See, we're just like you, only without the bother of the respiratory and circulatory apparatus. We buildings have a life span too. Time is the undefeated antagonist that takes on all comers. We age and crack and wrinkle and, yes, ultimately die.*
(*Wow. That is some writing.)
Many, many, MANY people forget that Yankee Stadium hosted soccer back in the day. In the 1931, the "other" New York Yankees (American Soccer League) hosted the Glasgow Celtics, and lost 4-1. Pele and Eusebio squared off when Santos and Benfica, respectively, played to a 3-3 draw on September 1, 1968. The New York Cosmos, perhaps the most recognizable American soccer club ever, played the final soccer game at Yankee Stadium on August 10, 1976 against the Miami Toros. It was one for the ages: Giorgio Chinaglia scored five goals - yes, five - and Pele added a pair, including one of the rare bicycle kick variety en route to the Cosmos 8-2 goal-scoring extravaganza.
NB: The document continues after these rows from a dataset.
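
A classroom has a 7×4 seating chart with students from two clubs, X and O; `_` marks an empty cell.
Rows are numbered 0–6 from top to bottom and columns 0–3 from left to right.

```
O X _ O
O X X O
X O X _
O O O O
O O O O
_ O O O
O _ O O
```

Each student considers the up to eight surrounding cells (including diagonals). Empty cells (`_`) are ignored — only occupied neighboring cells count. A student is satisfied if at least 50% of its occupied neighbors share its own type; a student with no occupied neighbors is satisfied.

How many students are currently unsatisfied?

(0,0)O 1/3 not
(0,1)X 2/4 satisfied
(0,3)O 1/2 satisfied
(1,0)O 2/5 not
(1,1)X 4/7 satisfied
(1,2)X 3/6 satisfied
(1,3)O 1/3 not
(2,0)X 1/5 not
(2,1)O 4/8 satisfied
(2,2)X 2/7 not
(3,0)O 4/5 satisfied
(3,1)O 6/8 satisfied
(3,2)O 6/7 satisfied
(3,3)O 3/4 satisfied
(4,0)O 4/4 satisfied
(4,1)O 7/7 satisfied
(4,2)O 8/8 satisfied
(4,3)O 5/5 satisfied
(5,1)O 6/6 satisfied
(5,2)O 7/7 satisfied
(5,3)O 5/5 satisfied
(6,0)O 1/1 satisfied
(6,2)O 4/4 satisfied
(6,3)O 3/3 satisfied
Unsatisfied: (0,0), (1,0), (1,3), (2,0), (2,2) — 5 in total.

5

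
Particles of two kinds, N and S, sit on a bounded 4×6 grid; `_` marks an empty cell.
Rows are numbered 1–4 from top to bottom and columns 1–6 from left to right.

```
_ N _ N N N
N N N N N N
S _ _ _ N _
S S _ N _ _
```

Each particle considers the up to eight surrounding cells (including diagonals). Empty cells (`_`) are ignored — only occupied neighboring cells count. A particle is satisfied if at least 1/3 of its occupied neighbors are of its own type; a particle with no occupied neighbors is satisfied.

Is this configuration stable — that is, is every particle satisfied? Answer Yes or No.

(1,2)N 3/3 ✓
(1,4)N 4/4 ✓
(1,5)N 5/5 ✓
(1,6)N 3/3 ✓
(2,1)N 2/3 ✓
(2,2)N 3/4 ✓
(2,3)N 4/4 ✓
(2,4)N 5/5 ✓
(2,5)N 6/6 ✓
(2,6)N 4/4 ✓
(3,1)S 2/4 ✓
(3,5)N 4/4 ✓
(4,1)S 2/2 ✓
(4,2)S 2/2 ✓
(4,4)N 1/1 ✓
All meet the threshold, so the configuration is stable.

Yes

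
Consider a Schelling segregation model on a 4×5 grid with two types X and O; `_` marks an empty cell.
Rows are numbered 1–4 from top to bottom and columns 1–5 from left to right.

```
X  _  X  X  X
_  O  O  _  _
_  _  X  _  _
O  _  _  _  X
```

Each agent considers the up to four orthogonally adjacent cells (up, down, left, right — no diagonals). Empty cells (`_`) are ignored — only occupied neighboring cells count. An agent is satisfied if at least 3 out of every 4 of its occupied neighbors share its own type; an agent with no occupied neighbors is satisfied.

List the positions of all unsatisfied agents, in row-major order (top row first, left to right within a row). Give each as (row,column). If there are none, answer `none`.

(1,3), (2,3), (3,3)

(1,1)X 0/0 satisfied
(1,3)X 1/2 not
(1,4)X 2/2 satisfied
(1,5)X 1/1 satisfied
(2,2)O 1/1 satisfied
(2,3)O 1/3 not
(3,3)X 0/1 not
(4,1)O 0/0 satisfied
(4,5)X 0/0 satisfied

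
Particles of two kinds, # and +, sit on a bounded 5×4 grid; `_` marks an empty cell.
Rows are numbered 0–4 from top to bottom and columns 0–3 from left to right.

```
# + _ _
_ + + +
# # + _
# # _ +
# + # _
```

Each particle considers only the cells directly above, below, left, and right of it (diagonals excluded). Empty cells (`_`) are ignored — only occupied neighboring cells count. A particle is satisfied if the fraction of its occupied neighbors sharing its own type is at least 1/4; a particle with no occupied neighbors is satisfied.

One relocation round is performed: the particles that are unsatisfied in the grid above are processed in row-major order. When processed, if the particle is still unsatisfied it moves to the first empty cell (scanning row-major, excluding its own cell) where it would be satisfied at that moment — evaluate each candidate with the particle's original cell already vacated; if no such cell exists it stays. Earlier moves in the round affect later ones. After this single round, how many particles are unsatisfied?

Initially unsatisfied (in order): (0,0), (4,1), (4,2).
  (0,0) → (1,0).
  (4,1) → (0,0).
  (4,2): now satisfied by earlier moves; stays.
Resulting grid:
+ + _ _
# + + +
# # + _
# # _ +
# _ # _
All satisfied now.

0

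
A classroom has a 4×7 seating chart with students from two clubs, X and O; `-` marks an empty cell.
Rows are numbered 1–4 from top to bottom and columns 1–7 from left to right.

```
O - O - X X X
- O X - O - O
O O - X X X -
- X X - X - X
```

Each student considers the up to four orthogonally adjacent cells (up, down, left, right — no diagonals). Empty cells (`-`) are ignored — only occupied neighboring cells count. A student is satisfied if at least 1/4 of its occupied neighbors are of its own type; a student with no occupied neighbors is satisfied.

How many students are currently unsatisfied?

4

(1,1)O 0/0 ok
(1,3)O 0/1 unhappy
(1,5)X 1/2 ok
(1,6)X 2/2 ok
(1,7)X 1/2 ok
(2,2)O 1/2 ok
(2,3)X 0/2 unhappy
(2,5)O 0/2 unhappy
(2,7)O 0/1 unhappy
(3,1)O 1/1 ok
(3,2)O 2/3 ok
(3,4)X 1/1 ok
(3,5)X 3/4 ok
(3,6)X 1/1 ok
(4,2)X 1/2 ok
(4,3)X 1/1 ok
(4,5)X 1/1 ok
(4,7)X 0/0 ok
Unsatisfied: (1,3), (2,3), (2,5), (2,7) — 4 in total.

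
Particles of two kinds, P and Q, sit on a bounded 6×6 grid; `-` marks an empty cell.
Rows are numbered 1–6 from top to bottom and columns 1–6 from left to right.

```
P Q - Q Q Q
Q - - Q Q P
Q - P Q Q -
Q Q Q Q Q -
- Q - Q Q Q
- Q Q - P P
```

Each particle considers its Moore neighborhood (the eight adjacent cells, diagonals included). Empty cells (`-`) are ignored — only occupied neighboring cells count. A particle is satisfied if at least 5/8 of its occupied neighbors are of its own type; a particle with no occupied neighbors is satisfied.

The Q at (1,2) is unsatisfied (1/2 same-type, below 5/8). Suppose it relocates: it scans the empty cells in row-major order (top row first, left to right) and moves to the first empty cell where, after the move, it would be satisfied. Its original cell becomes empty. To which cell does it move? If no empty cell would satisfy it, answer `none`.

(1,3)

Vacating (1,2). Empty cells in order:
  (1,3): 2/2 same-type → satisfied — stop here.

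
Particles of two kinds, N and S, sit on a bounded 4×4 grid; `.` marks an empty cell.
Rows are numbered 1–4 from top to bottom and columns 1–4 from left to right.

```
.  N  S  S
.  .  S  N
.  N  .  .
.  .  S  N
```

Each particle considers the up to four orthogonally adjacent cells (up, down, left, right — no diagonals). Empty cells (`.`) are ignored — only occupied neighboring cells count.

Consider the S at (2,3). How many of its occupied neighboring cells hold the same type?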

In August, I traveled to the Stadium so that I could get a first-hand glimpse of The House that Ruth built. It was breathtaking. While I easily imagined the Babe, Joltin' Joe, Yogi, and The Ironman all running along the basepaths, I also stepped back to ascertain the configuration of the soccer pitch.
Ah, there it was.
I could see the Black Pearl, dribbling the ball somewhere in the outfield grass, and cracking a shot from distance. I could imagine Shep Messing, with his wild mane, sprawling to make a save. I could see people who loved soccer thrilled to see it at the same place their baseball and football heroes played.
This was all before my time - but it must have been an exciting time. Pele attracted the crowds like no other soccer player had in American history. People - alot of people - were excited about the sport for the first time when the Cosmos played in Yankee Stadium. Sure, the club wasn't there for long. They would move on to the Meadowlands in 1977 to accomodate the insanely large 70,000+ capacity crowds.
Soccer at Yankee Stadium must have been something extraordinary. The World's Game being played in what many dub "the greatest sports venue in the western hemisphere."
What a sight. I only wish I could have seen it.